● 「考える力」を捨てた代わりに得たもの
「日本人はなぜ考えなくなったのか」。最近よく見かけるのは、「日本教育はリベラルアーツを軽視した」「文理分断が統合思考を壊した」「専門バカを量産した」という議論である。趣旨は理解できるし、一部同意もする。しかし、こうした議論には決定的に欠けている視点がある。
それは、「なぜ日本人は、そのシステムを受け入れたのか」という問題だ。
多くの教育論は、「こうあるべきだ」という理想論に終始する。しかし社会は、理想だけでは動かない。人間は理念ではなく、インセンティブによって動く。
日本社会は、長い間、「考えること」を放棄する代わりに、「安定」と「安心」を与えてきた。会社に従う。空気を読む。組織に逆らわない。専門領域だけを守る。すると、日本では比較的安全に生きられた。餓死しにくい。治安は良い。共同体から排除されにくい。中流としての生活も維持できる。

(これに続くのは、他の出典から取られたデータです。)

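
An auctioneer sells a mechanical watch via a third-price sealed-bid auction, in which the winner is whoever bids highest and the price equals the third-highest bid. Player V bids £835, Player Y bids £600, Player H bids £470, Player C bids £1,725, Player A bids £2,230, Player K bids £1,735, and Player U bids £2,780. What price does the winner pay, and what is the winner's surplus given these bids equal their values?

Ranking the bids: Player U £2,780 > Player A £2,230 > Player K £1,735 > Player C £1,725 > Player V £835 > Player Y £600 > Player H £470.
Player U is the highest bidder, so Player U wins.
Under the third-price rule, the price is the third-highest bid: £1,735.
Surplus = £2,780 − £1,735 = £1,045.

Price £1,735; surplus £1,045.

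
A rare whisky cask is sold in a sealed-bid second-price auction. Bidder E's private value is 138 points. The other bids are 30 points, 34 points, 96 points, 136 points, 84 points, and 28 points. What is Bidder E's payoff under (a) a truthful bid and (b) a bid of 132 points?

The highest competing bid is 136 points.
Bidding truthfully at 138 points: Bidder E has the top bid, wins, and pays the second-highest bid 136 points. Payoff = 138 points − 136 points = 2 points.
Bidding 132 points: the top bid is 136 points (a rival), so Bidder E loses. Payoff = 0 points.

(a) 2 points  (b) 0 points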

つまり、日本社会では、「自由に考える人間」より、「従順な専門家」であるほうが期待値が高かったのである。
● リベラルアーツの本質とは何か
そもそも、リベラルアーツの本質とは何か。本来それは、「教養」や「雑学」ではない。自由人になるための技術である。古代ギリシャ・ローマにおいて、リベラルアーツとは、権力者や扇動家の言葉を鵜呑みにせず、自ら考え、判断し、社会を読み解くための知的武装だった。つまり、「何を考えるか」ではなく、「自分の頭で考える能力」そのものを鍛える技術だったのである。

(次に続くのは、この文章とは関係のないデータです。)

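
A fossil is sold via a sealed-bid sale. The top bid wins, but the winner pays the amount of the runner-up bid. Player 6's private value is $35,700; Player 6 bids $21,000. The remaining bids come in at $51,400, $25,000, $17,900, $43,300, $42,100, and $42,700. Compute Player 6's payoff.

Highest competing bid: $51,400.
Player 6's bid $21,000 is not the highest, so Player 6 loses, pays nothing, and earns zero payoff.

Payoff = $0.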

一方、日本型教育が強かったのは、「正しく答える力」だった。決められた範囲内で、高精度に処理する。空気を読み、前例を守り、専門分野を深掘りする。その能力は、キャッチアップ時代の工業国家としては極めて合理的だった。
● 「専門バカ量産」は失敗ではなく統治だった
実際、日本企業も、統合知人材を本気で求めていたわけではない。必要だったのは、「管理しやすい専門家」である。官僚制も同じだ。越境型人材や異端児より、前例を守り、空気を読み、組織秩序を維持する人材のほうが扱いやすい。つまり、「専門バカ量産」は失敗ではなく、日本型社会の安定装置として機能していた。

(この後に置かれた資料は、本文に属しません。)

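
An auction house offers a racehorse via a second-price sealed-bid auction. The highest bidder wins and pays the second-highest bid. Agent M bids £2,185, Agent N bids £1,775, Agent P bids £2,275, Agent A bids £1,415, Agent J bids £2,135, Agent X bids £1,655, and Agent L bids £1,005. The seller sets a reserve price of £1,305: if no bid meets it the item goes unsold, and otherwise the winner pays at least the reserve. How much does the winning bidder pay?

Price paid: £2,185.

Ranking the bids: Agent P £2,275, then Agent M £2,185, then Agent J £2,135, then Agent N £1,775, then Agent X £1,655, then Agent A £1,415, then Agent L £1,005.
Agent P has the highest bid, so Agent P wins.
The second-highest bid is £2,185, which exceeds the reserve, so that sets the price.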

日本は巨大な温室だったのである。温室では、多少思考を停止しても生きられる。誰かがレールを敷き、組織が面倒を見てくれる。失敗しても即座に路上へ放り出されることは少ない。だから、自ら環境を読み、生存戦略を組み立てる必要性が弱かった。
しかし外の世界は違う。韓国、中国、東南アジア、中東。そこでは、組織や国家が個人を最後まで守ってくれる保証は薄い。だから、人々は嫌でも考える。空気ではなく現実を見る。生き残るために、自分で判断する。
● 温室が壊れ始めた日本
もちろん、その社会が幸福とは限らない。むしろ過酷だ。だが、日本人は、その過酷さから長く隔離されてきた。そして今、その温室が壊れ始めている。会社に従っても豊かになれない。専門領域だけ守っていてもAIに代替される。組織への忠誠が将来保障につながらない。
つまり、「従順である合理性」が崩れているのである。にもかかわらず、日本社会の制度設計は、依然として昭和型の「従属的人材量産モデル」を引きずっている。だから、日本人は不安だけが増え、行動様式を変えられない。
問題の本質は、単なる教育論ではない。「思考を放棄する代わりに、安定を与える」という、日本型温室システムそのものが、限界に達しているのである。
飼育される側は、檻が消えた時に初めて、自分が飼われていたと気づく。